PARKERSBURG — United Bankshares has announced record earnings for the first quarter of 2018. Earnings for the first quarter of 2018 were a record $61.7 million as compared to earnings of $38.8 million for the first quarter of 2017. Diluted earnings per share were 59 cents for the first quarter of 2018 as compared to diluted earnings per share of 48 cents for the first quarter of 2017.

United’s first quarter 2018 results produced an annualized return on average assets of 1.35 percent and an annualized return on average equity of 7.65 percent. United’s annualized returns on average assets and average equity were 1.09 percent and 6.98 percent, respectively, for the first quarter of 2017.

“United’s earnings continue to be strong as we achieved record net income of $61.7 million for the first quarter of 2018,” said Richard M. Adams, United’s chairman and chief executive officer. “For the first quarter of 2018, we increased before tax earnings to $79.6 million from $59.0 million for last year’s first quarter and our return on average assets of 1.35 percent for the quarter was up significantly from 1.09 percent for the first quarter of 2017.”

On April 21, 2017, United completed its acquisition of Cardinal Financial Corp. of Tysons, Va. As a result of the Cardinal acquisition, the first quarter of 2018 was impacted by increased levels of average balances, income, and expense as compared to the first quarter of 2017. In addition, the first quarter of 2017 included merger-related expenses of $1.2 million related to the Cardinal acquisition.

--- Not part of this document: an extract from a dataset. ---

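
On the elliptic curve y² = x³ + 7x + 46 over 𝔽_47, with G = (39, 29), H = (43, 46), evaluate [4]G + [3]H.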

Net interest income for the first quarter of 2018 was $144 million, which was an increase of $36.4 million or 34 percent from the first quarter of 2017.

Partially offsetting the increases to tax-equivalent net interest income for the first quarter of 2018 was an increase of 26 basis points in the average cost of funds as compared to the first quarter of 2017 due to the higher market interest rates. The net interest margin of 3.61 percent for the first quarter of 2018 was an increase of 18 basis points from the net interest margin of 3.43 percent for the first quarter of 2017.

On a linked-quarter basis, net interest income for the first quarter of 2018 decreased $10.8 million or 7 percent from the fourth quarter of 2017.

Its efficiency ratio for the first quarter of 2018 was 51.62 percent, compared to 49.19 percent for the first quarter of 2017 and 51.05 percent for the quarter ending Dec. 31, 2017. For the quarters ended March 31, 2018, and 2017, the provision for loan losses was $5.2 million and $5.9 million, respectively.

Noninterest income for the first quarter of 2018 was $31.2 million, which was an increase of $11.0 million or 55 percent from the first quarter of 2017.

On a linked-quarter basis, noninterest income for the first quarter of 2018 decreased $1.6 million or 5 percent from the fourth quarter of 2017 due mainly to a net loss of $485 thousand on investment securities transactions as compared to a net gain of $430 thousand for the fourth quarter of 2017.

Noninterest expense for the first quarter of 2018 was $90.5 million, an increase of $27.6 million or 44 percent from the first quarter of 2017 due mainly to the additional employees and branch offices from the Cardinal acquisition as most major categories of noninterest expense showed increases.

On a linked-quarter basis, noninterest expense decreased $5.3 million or 6 percent from the fourth quarter of 2017 due mainly to decreases of $1.5 million each in merger-related expenses and business franchise taxes within other expense.

For the first quarter of 2018, income tax expense was $17.9 million, a decrease of $2.3 million from the first quarter of 2017 mainly due to a decline in the effective tax rate as a result of the Tax Cuts and Jobs Act of 2017.

United’s asset quality continues to be sound. At March 31, nonperforming loans were $157.6 million, or 1.21 percent of loans, net of unearned income, down from nonperforming loans of $168.7 million, or 1.30 percent of loans, net of unearned income, at Dec. 31, 2017. As of March 31, the allowance for loan losses was $76.7 million or 0.59 percent of loans, net of unearned income, as compared to $76.6 million or 0.59 percent of loans, net of unearned income, at Dec. 31, 2017. Total nonperforming assets of $180.4 million, including OREO of $22.8 million at March 31, 2018, represented 0.97 percent of total assets as compared to nonperforming assets of $193.1 million or 1.01 percent at Dec. 31, 2017.

United continues to be well-capitalized based upon regulatory guidelines. United’s estimated risk-based capital ratio is 14.6 percent at March 31, while its estimated Common Equity Tier 1 capital, Tier 1 capital and leverage ratios are 12.4 percent, 12.4 percent and 10.5 percent, respectively. The regulatory requirements for a well-capitalized financial institution are a risk-based capital ratio of 10.0 percent, a Common Equity Tier 1 capital ratio of 6.5 percent, a Tier 1 capital ratio of 8.0 percent and a leverage ratio of 5.0 percent.

United has consolidated assets of $18.6 billion with full service offices in West Virginia, Virginia, Maryland, Ohio, Pennsylvania and Washington, D.C. United Bankshares stock is traded on the NASDAQ Global Select Market under the quotation symbol UBSI.